Remarquez-vous la prolifération du mot « rebondir » dans les conversations et les discours ? Exemple économique : « après la crise financière, le pays va devoir rebondir » ; exemple politique : « après l’échec de notre parti aux élections, les militants sont appelés à rebondir », sans compter les débats télévisés où un protagoniste s’empresse de « rebondir » sur la dernière phrase de son interlocuteur. Du côté des petits maîtres du « coaching » et du « développement personnel » le mot foisonne encore davantage : vous êtes atteints par la maladie ou par le deuil ? Allez, hop ! belle occasion pour vous de rebondir encore et encore. L’emploi illimité de ce mot me gêne autant que les images mécaniques qu’il suscite, même si je veux bien entendre ici que « rebondir » est pris au sens figuré.

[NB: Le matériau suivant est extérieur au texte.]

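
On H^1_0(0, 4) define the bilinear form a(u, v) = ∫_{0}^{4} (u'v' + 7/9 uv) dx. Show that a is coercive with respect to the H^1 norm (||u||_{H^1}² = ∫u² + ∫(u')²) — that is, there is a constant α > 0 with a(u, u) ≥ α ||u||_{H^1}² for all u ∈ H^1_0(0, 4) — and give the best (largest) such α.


α = (π^2 + 112/9)/(π^2 + 16)

Coercivity of a(·,·) on H^1_0(0, 4) means a(u, u) ≥ α ||u||_{H^1}² for every u ∈ H^1_0.
The interval has length L = 4, and Poincaré/coercivity depend only on L. Here a(u, u) = ∫(u')² + (7/9)·∫u².
Here 0 < c = 7/9 < 1. The condition a(u,u) ≥ α||u||_{H^1}² reads (1−α)∫(u')² ≥ (α−c)∫u². Any admissible α is ≤ 1 (rapidly oscillating u have ∫u²/∫(u')² → 0), and α = 1 would force 0 ≥ (1−c)∫u², impossible since c < 1; so 1−α > 0. By the sharp Poincaré inequality on H^1_0 of an interval of length L, ∫(u')² ≥ (π/L)²∫u² with equality for the first sine mode sin(π(x−x₀)/L) (x₀ the left endpoint), so the inequality holds for all u iff (1−α)(π/L)² ≥ α − c, i.e. α ≤ ((π/L)² + c)/((π/L)² + 1) = (1 + c(L/π)²)/(1 + (L/π)²). With (π/L)² = π^2/16 and c = 7/9, the largest admissible constant is α = ((π/L)² + c)/((π/L)² + 1).
Simplifying, α = (π^2 + 112/9)/(π^2 + 16).


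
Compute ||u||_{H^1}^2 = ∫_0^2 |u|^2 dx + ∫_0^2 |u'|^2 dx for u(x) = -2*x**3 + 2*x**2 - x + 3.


||u||_{H^1}^2 = 4016/35

The H^1 norm (squared) on an interval (0, L) is
  ||u||_{H^1}^2 = ∫_0^L u(x)^2 dx + ∫_0^L u'(x)^2 dx.
Compute u'(x) = -6*x**2 + 4*x - 1.
Then u(x)^2 = 4*x**6 - 8*x**5 + 8*x**4 - 16*x**3 + 13*x**2 - 6*x + 9 and u'(x)^2 = 36*x**4 - 48*x**3 + 28*x**2 - 8*x + 1.
Integrate each monomial from 0 to 2 using ∫_0^2 c·x^n dx = c·2^(n+1)/(n+1):
  ∫_0^2 u(x)^2 dx = ∫_0^2 (4*x^6 - 8*x^5 + 8*x^4 - 16*x^3 + 13*x^2 - 6*x + 9) dx. Term by term:
    ∫_0^2 4*x^6 dx = 512/7;  ∫_0^2 -8*x^5 dx = -256/3;  ∫_0^2 8*x^4 dx = 256/5;
    ∫_0^2 -16*x^3 dx = -64;  ∫_0^2 13*x^2 dx = 104/3;  ∫_0^2 -6*x dx = -12;
    ∫_0^2 9 dx = 18.
  Sum: 512/7 − 256/3 + 256/5 − 64 + 104/3 − 12 + 18 = 1646/105.
  ∫_0^2 u'(x)^2 dx = ∫_0^2 (36*x^4 - 48*x^3 + 28*x^2 - 8*x + 1) dx. Term by term:
    ∫_0^2 36*x^4 dx = 1152/5;  ∫_0^2 -48*x^3 dx = -192;  ∫_0^2 28*x^2 dx = 224/3;
    ∫_0^2 -8*x dx = -16;  ∫_0^2 1 dx = 2.
  Sum: 1152/5 − 192 + 224/3 − 16 + 2 = 1486/15.
Adding: ||u||_{H^1}^2 = 1646/105 + 1486/15 = 4016/35.


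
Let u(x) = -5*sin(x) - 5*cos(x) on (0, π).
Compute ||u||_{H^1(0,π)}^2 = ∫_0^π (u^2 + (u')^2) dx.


||u||_{H^1(0,π)}^2 = 50*π

u'(x) = 5*sin(x) - 5*cos(x).
Expand u² and (u')² and integrate term by term on (0, π), using: for integers n ≥ 1, ∫_0^π sin²(nx) dx = ∫_0^π cos²(nx) dx = π/2; for n ≠ n', ∫_0^π sin(nx)sin(n'x) dx = ∫_0^π cos(nx)cos(n'x) dx = 0; and by product-to-sum, ∫_0^π sin(nx)cos(n'x) dx = ½∫_0^π [sin((n+n')x) + sin((n−n')x)] dx, which is 0 when n+n' is even and 2n/(n²−n'²) when n+n' is odd (it need not vanish on (0, π)).
  u² squared terms: (-5)²·∫cos(x)² dx = 25·π/2 = 25*π/2;  (-5)²·∫sin(x)² dx = 25·π/2 = 25*π/2.
  u² cross terms: 2·(-5)·(-5)·∫cos(x)·sin(x) dx = 50·(0) = 0.
  So ∫_0^π u² dx = 25*π/2 + 25*π/2 + 0 = 25*π.
  (u')² squared terms: (-5)²·∫cos(x)² dx = 25·π/2 = 25*π/2;  (5)²·∫sin(x)² dx = 25·π/2 = 25*π/2.
  (u')² cross terms: 2·(-5)·(5)·∫cos(x)·sin(x) dx = -50·(0) = 0.
  So ∫_0^π (u')² dx = 25*π/2 + 25*π/2 + 0 = 25*π.
||u||_{H^1}^2 = (25*π) + (25*π) = 50*π.


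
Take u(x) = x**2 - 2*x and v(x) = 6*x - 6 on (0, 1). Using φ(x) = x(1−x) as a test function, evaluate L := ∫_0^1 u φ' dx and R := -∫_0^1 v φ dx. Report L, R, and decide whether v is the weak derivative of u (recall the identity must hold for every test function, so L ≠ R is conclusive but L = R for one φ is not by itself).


LHS = 1/6, RHS = 1/2. No, v is not the weak derivative of u.

u(x) = x**2 - 2*x, classical derivative u'(x) = 2*x - 2.
φ(x) = x(1−x), so φ'(x) = 1 - 2*x.
Note φ(0) = φ(1) = 0, so the boundary term u·φ vanishes.
LHS = ∫_0^1 u(x) φ'(x) dx = ∫_0^1 (-2*x^3 + 5*x^2 - 2*x) dx. Term by term:
  ∫_0^1 -2*x^3 dx = -1/2;  ∫_0^1 5*x^2 dx = 5/3;  ∫_0^1 -2*x dx = -1.
Sum: -1/2 + 5/3 − 1 = 1/6.
So LHS = 1/6.
∫_0^1 v(x) φ(x) dx = ∫_0^1 (-6*x^3 + 12*x^2 - 6*x) dx. Term by term:
  ∫_0^1 -6*x^3 dx = -3/2;  ∫_0^1 12*x^2 dx = 4;  ∫_0^1 -6*x dx = -3.
Sum: -3/2 + 4 − 3 = -1/2.
So RHS = -∫_0^1 v(x) φ(x) dx = 1/2.
LHS − RHS = -1/3 ≠ 0, so the identity fails.
(For a valid weak derivative the identity must hold for EVERY test function, in particular this one. The failure shows v is NOT the weak derivative of u.)
Correct weak derivative would be u'(x) = 2*x - 2.


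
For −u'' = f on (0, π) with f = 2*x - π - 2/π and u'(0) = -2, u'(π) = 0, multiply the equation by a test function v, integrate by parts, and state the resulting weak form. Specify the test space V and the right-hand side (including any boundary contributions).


V = H^1(0, π) (v unrestricted at boundary; u is determined up to an additive constant); weak form: ∫_0^π u'v' dx = ∫_0^π (2*x - π - 2/π) v dx + 2·v(0) for all v ∈ V.

Multiply both sides by a test function v and integrate from 0 to π:
  ∫_0^π −u''(x) v(x) dx = ∫_0^π f(x) v(x) dx.
Integrate the LHS by parts once:
  ∫_0^π −u'' v dx = −[u'(x) v(x)]_0^π + ∫_0^π u'(x) v'(x) dx.
Thus ∫_0^π u'(x) v'(x) dx = ∫_0^π f(x) v(x) dx + [u'(x) v(x)]_0^π.
Choose V so that boundary terms are either known or forced to vanish.
u has inhomogeneous Neumann u'(0) = -2, u'(π) = 0. [u' v]_0^π = (0)·v(π) − (-2)·v(0) = 2·v(0). Take V = H^1(0, π); boundary term becomes part of RHS.
Weak formulation: find u (satisfying any essential BC) such that ∫_0^π u'(x) v'(x) dx = ∫_0^π f v dx + 2·v(0) for all v ∈ V (Neumann data are natural BCs: they enter the RHS as boundary terms).
Substituting f(x) = 2*x - π - 2/π, the right-hand side is ∫_0^π (2*x - π - 2/π) v dx + 2·v(0).
Compatibility check (pure Neumann): taking v ≡ 1 ∈ V gives 0 = ∫_0^π f dx + (0) − (-2), i.e. ∫_0^π f dx must equal u'(0) − u'(π) = -2. Indeed ∫_0^π (2*x - π - 2/π) dx = -2, so the data are compatible. The solution is then unique only up to an additive constant (fix it e.g. by requiring ∫_0^π u dx = 0).


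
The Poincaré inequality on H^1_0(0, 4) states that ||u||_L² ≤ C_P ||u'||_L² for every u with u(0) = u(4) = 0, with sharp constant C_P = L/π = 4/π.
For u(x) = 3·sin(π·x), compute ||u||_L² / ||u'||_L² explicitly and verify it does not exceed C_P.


||u||_L² / ||u'||_L² = 1/π < C_P = 4/π.

u(x) = 3·sin(π·x), so u'(x) = 3*π*cos(π*x).
Writing u(x) = A·sin(kπx/L) with A = 3 and k = 4, use ∫_0^L sin²(kπx/L) dx = L/2 and ∫_0^L cos²(kπx/L) dx = L/2.
u² = 9·sin²(π·x) and (u')² = 9*π^2·cos²(π·x), and each of sin², cos² integrates to L/2 = 2 over (0, 4).
∫_0^4 u² dx = 18, so ||u||_L² = 3*sqrt(2).
∫_0^4 (u')² dx = 18*π^2, so ||u'||_L² = 3*sqrt(2)*π.
Ratio ||u||_L² / ||u'||_L² = 1/π.
Sharp Poincaré constant on H^1_0(0, 4) is C_P = L/π = 4/π, achieved by sin(π/4·x).
This is the k = 4 harmonic; the ratio L/(kπ) is strictly less than C_P = L/π, consistent with the sharp inequality ||u||_L² ≤ C_P ||u'||_L².


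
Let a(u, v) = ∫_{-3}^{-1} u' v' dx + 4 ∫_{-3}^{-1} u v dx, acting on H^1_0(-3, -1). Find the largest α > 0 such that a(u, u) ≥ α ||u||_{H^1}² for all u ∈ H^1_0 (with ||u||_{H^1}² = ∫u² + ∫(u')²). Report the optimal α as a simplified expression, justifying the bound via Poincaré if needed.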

Mais Lamartine confirme mon propos en évoquant la chute d’un fleuve : De rochers en rochers et d’abîme en abîme, il tombe, il rebondit, il tombe . De même, une balle, laissée à elle-même, peut rebondir tant qu’elle peut, le moment de son arrêt définitif arrivera inéluctablement.

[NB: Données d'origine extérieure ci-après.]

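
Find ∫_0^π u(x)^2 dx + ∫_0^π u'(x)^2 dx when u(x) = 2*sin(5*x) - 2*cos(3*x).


||u||_{H^1(0,π)}^2 = 72*π

u'(x) = 6*sin(3*x) + 10*cos(5*x).
Expand u² and (u')² and integrate term by term on (0, π), using: for integers n ≥ 1, ∫_0^π sin²(nx) dx = ∫_0^π cos²(nx) dx = π/2; for n ≠ n', ∫_0^π sin(nx)sin(n'x) dx = ∫_0^π cos(nx)cos(n'x) dx = 0; and by product-to-sum, ∫_0^π sin(nx)cos(n'x) dx = ½∫_0^π [sin((n+n')x) + sin((n−n')x)] dx, which is 0 when n+n' is even and 2n/(n²−n'²) when n+n' is odd (it need not vanish on (0, π)).
  u² squared terms: (-2)²·∫cos(3x)² dx = 4·π/2 = 2*π;  (2)²·∫sin(5x)² dx = 4·π/2 = 2*π.
  u² cross terms: 2·(-2)·(2)·∫cos(3x)·sin(5x) dx = -8·(0) = 0.
  So ∫_0^π u² dx = 2*π + 2*π + 0 = 4*π.
  (u')² squared terms: (6)²·∫sin(3x)² dx = 36·π/2 = 18*π;  (10)²·∫cos(5x)² dx = 100·π/2 = 50*π.
  (u')² cross terms: 2·(6)·(10)·∫sin(3x)·cos(5x) dx = 120·(0) = 0.
  So ∫_0^π (u')² dx = 18*π + 50*π + 0 = 68*π.
||u||_{H^1}^2 = (4*π) + (68*π) = 72*π.


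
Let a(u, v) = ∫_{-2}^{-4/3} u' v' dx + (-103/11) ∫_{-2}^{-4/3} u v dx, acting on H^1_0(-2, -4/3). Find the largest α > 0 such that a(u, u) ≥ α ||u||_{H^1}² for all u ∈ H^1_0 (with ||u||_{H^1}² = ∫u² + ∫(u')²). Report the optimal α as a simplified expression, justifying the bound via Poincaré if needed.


α = (-412 + 99*π^2)/(11*(4 + 9*π^2))

Coercivity of a(·,·) on H^1_0(-2, -4/3) means a(u, u) ≥ α ||u||_{H^1}² for every u ∈ H^1_0.
The interval has length L = 2/3, and Poincaré/coercivity depend only on L. Here a(u, u) = ∫(u')² + (-103/11)·∫u².
Here c = -103/11 < 0 with |c| < (π/L)² = 9*π^2/4, so coercivity still holds. The condition a(u,u) ≥ α||u||_{H^1}² reads (1−α)∫(u')² ≥ (α−c)∫u². Any admissible α is ≤ 1 (rapidly oscillating u have ∫u²/∫(u')² → 0), and α = 1 would force 0 ≥ (1−c)∫u², impossible since c < 1; so 1−α > 0. By the sharp Poincaré inequality on H^1_0 of an interval of length L, ∫(u')² ≥ (π/L)²∫u² with equality for the first sine mode sin(π(x−x₀)/L) (x₀ the left endpoint), so the inequality holds for all u iff (1−α)(π/L)² ≥ α − c, i.e. α ≤ ((π/L)² + c)/((π/L)² + 1) = (1 + c(L/π)²)/(1 + (L/π)²). (Direct route, valid since c ≤ 0: Poincaré gives c∫u² ≥ c(L/π)²∫(u')², so a(u,u) ≥ (1 + c(L/π)²)∫(u')², while ||u||_{H^1}² ≤ (1 + (L/π)²)∫(u')²; dividing yields the same α.) With (π/L)² = 9*π^2/4 and c = -103/11, the largest admissible constant is α = ((π/L)² + c)/((π/L)² + 1).
Simplifying, α = (-412 + 99*π^2)/(11*(4 + 9*π^2)).


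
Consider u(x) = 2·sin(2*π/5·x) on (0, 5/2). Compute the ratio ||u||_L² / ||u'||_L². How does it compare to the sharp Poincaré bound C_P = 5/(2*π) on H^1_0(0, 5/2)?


||u||_L² / ||u'||_L² = 5/(2*π) = C_P.

u(x) = 2·sin(2*π/5·x), so u'(x) = 4*π*cos(2*π*x/5)/5.
Writing u(x) = A·sin(kπx/L) with A = 2 and k = 1, use ∫_0^L sin²(kπx/L) dx = L/2 and ∫_0^L cos²(kπx/L) dx = L/2.
u² = 4·sin²(2*π/5·x) and (u')² = 16*π^2/25·cos²(2*π/5·x), and each of sin², cos² integrates to L/2 = 5/4 over (0, 5/2).
∫_0^5/2 u² dx = 5, so ||u||_L² = sqrt(5).
∫_0^5/2 (u')² dx = 4*π^2/5, so ||u'||_L² = 2*sqrt(5)*π/5.
Ratio ||u||_L² / ||u'||_L² = 5/(2*π).
Sharp Poincaré constant on H^1_0(0, 5/2) is C_P = L/π = 5/(2*π), achieved by sin(2*π/5·x).
This is the k = 1 eigenfunction (up to amplitude), so the ratio equals the sharp Poincaré constant exactly.


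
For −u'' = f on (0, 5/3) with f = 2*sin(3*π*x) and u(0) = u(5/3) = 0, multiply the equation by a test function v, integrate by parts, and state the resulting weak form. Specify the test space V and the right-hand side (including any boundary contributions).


V = H^1_0(0, 5/3) (so v(0) = v(5/3) = 0); weak form: ∫_0^5/3 u'v' dx = ∫_0^5/3 (2*sin(3*π*x)) v dx for all v ∈ V.

Multiply both sides by a test function v and integrate from 0 to 5/3:
  ∫_0^5/3 −u''(x) v(x) dx = ∫_0^5/3 f(x) v(x) dx.
Integrate the LHS by parts once:
  ∫_0^5/3 −u'' v dx = −[u'(x) v(x)]_0^5/3 + ∫_0^5/3 u'(x) v'(x) dx.
Thus ∫_0^5/3 u'(x) v'(x) dx = ∫_0^5/3 f(x) v(x) dx + [u'(x) v(x)]_0^5/3.
Choose V so that boundary terms are either known or forced to vanish.
u is Dirichlet: u(0) = u(5/3) = 0. Let V = H^1_0(0, 5/3); then v(0) = v(5/3) = 0, and [u' v]_0^5/3 = 0.
Weak formulation: find u (satisfying any essential BC) such that ∫_0^5/3 u'(x) v'(x) dx = ∫_0^5/3 f v dx for all v ∈ V.
Substituting f(x) = 2*sin(3*π*x), the right-hand side is ∫_0^5/3 (2*sin(3*π*x)) v dx.


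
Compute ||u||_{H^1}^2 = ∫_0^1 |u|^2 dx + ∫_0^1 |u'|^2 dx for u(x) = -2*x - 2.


||u||_{H^1}^2 = 40/3

The H^1 norm (squared) on an interval (0, L) is
  ||u||_{H^1}^2 = ∫_0^L u(x)^2 dx + ∫_0^L u'(x)^2 dx.
Compute u'(x) = -2.
Then u(x)^2 = 4*x**2 + 8*x + 4 and u'(x)^2 = 4.
Integrate each monomial from 0 to 1 using ∫_0^1 c·x^n dx = c·1^(n+1)/(n+1):
  ∫_0^1 u(x)^2 dx = ∫_0^1 (4*x^2 + 8*x + 4) dx. Term by term:
    ∫_0^1 4*x^2 dx = 4/3;  ∫_0^1 8*x dx = 4;  ∫_0^1 4 dx = 4.
  Sum: 4/3 + 4 + 4 = 28/3.
  ∫_0^1 u'(x)^2 dx = ∫_0^1 (4) dx. Term by term:
    ∫_0^1 4 dx = 4.
Adding: ||u||_{H^1}^2 = 28/3 + 4 = 40/3.


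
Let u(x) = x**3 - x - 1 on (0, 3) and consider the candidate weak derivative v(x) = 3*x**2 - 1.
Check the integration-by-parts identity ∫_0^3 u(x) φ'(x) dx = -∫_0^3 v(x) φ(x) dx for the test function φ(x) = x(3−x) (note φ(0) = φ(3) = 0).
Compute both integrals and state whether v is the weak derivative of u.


LHS = -639/20, RHS = -639/20. Yes, v = u' weakly.

u(x) = x**3 - x - 1, classical derivative u'(x) = 3*x**2 - 1.
φ(x) = x(3−x), so φ'(x) = 3 - 2*x.
Note φ(0) = φ(3) = 0, so the boundary term u·φ vanishes.
LHS = ∫_0^3 u(x) φ'(x) dx = ∫_0^3 (-2*x^4 + 3*x^3 + 2*x^2 - x - 3) dx. Term by term:
  ∫_0^3 -2*x^4 dx = -486/5;  ∫_0^3 3*x^3 dx = 243/4;  ∫_0^3 2*x^2 dx = 18;
  ∫_0^3 -x dx = -9/2;  ∫_0^3 -3 dx = -9.
Sum: -486/5 + 243/4 + 18 − 9/2 − 9 = -639/20.
So LHS = -639/20.
∫_0^3 v(x) φ(x) dx = ∫_0^3 (-3*x^4 + 9*x^3 + x^2 - 3*x) dx. Term by term:
  ∫_0^3 -3*x^4 dx = -729/5;  ∫_0^3 9*x^3 dx = 729/4;  ∫_0^3 x^2 dx = 9;
  ∫_0^3 -3*x dx = -27/2.
Sum: -729/5 + 729/4 + 9 − 27/2 = 639/20.
So RHS = -∫_0^3 v(x) φ(x) dx = -639/20.
LHS = RHS, so the identity holds for this test φ.
Moreover u is smooth here and v(x) = u'(x) = 3*x**2 - 1 pointwise, so the identity holds for every test function. Hence v is the weak derivative of u.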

J’en étais là de mes réflexions quand, relisant un commentaire d’Ambroise de Milan sur les psaumes, je fus éblouie par ces lignes : le Christ bondit du ciel dans le sein de la Vierge, du sein de la Vierge dans la crèche, de la crèche au Jourdain, du Jourdain à la croix, de la croix au tombeau, du sépulcre au ciel. Si le Verbe de Dieu s’y met aussi, je dois reconsidérer le sujet d’un autre œil et d’une autre oreille. Encore convient-il de préciser que chez Ambroise, il est question des « bonds du Verbe » décidés en toute liberté, non de rebondissements automatiques. En écho au psaume 19 : Il a planté sa tente en plein soleil. Et lui, comme un époux sortant de sa chambre nuptiale, il a bondi comme un géant pour courir sa route. Un bel élan pour une période de rentrée ou de fin d’année.

Publié dans le bulletin MCR Charente-Maritime de l’automne 2011.